A. That’s right. I had no distance from what I was attempting to make sense of. As a media historian who mostly stays in the 1960s, I don’t tend to write about current or near-current events. But coming out of Charlottesville’s “Summer of Hate,” I had no choice. I felt compelled as someone who had been on the streets, as well as a scholar at this University, to understand what happened using the analytical tools I have. I’ve written and taught about the Civil Rights Movement and media coverage. So I brought a comparative historical framework to the task.
It became clear to me that what happened in Charlottesville was linked to civil rights-era struggles against white supremacy, but in mirror-image reverse. “Charlottesville” became a worldwide media event, as did key campaigns of the Civil Rights Movement, in particular the Birmingham campaign of 1963 and the Selma voting rights campaign of 1965.
In examining how the media covered the Aug. 11 and 12 events in Charlottesville, particularly the most heavily circulated visual imagery, I found surprising similarities and resonances with the most iconic imagery from the Civil Rights Movement: white racists as active and empowered (such as the images of tiki torch marchers in front of the Rotunda chanting their racist, antisemitic slogans); African American victims, prone, helpless and brutalized by racists (such as viral video and images of the beating of DeAndre Harris by pole-wielding alt-right marchers), nonviolent counterprotesters as heroic but imperiled by swarms of white supremacists (like the small group of students at the Jefferson statue surrounded by menacing tiki torch marchers). All of these images have remarkable similarity to the most well-known photos of the civil rights era, telling very similar stories.
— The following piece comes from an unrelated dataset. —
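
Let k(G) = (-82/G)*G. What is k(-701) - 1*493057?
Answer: -493139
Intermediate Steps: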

Q. You note in your acknowledgments that the “research and the writing were often just plain painful.” Why did you pursue this?
A. I think there are times when we as scholars have to confront the moment we are in. The rise of far-right extremism and its anti-democratic goals, which were brought into sudden high relief by the “Unite the Right” media event, demands our attention. I was supposed to be writing a book about how TV news covered the Kennedy assassination, but it didn’t feel right for me to ignore what had just happened in my town and its profound implications just because it was personally uncomfortable and at times distressing.
Q. What specifically did the marchers from “Unite the Right” borrow from civil-rights protesters from the 1960s?
A. This is part of what was so disturbing to me as I pursued the research. The “Unite the Right” organizers were using the script perfected by the Rev. Martin Luther King Jr. and his organization, the Southern Christian Leadership Conference.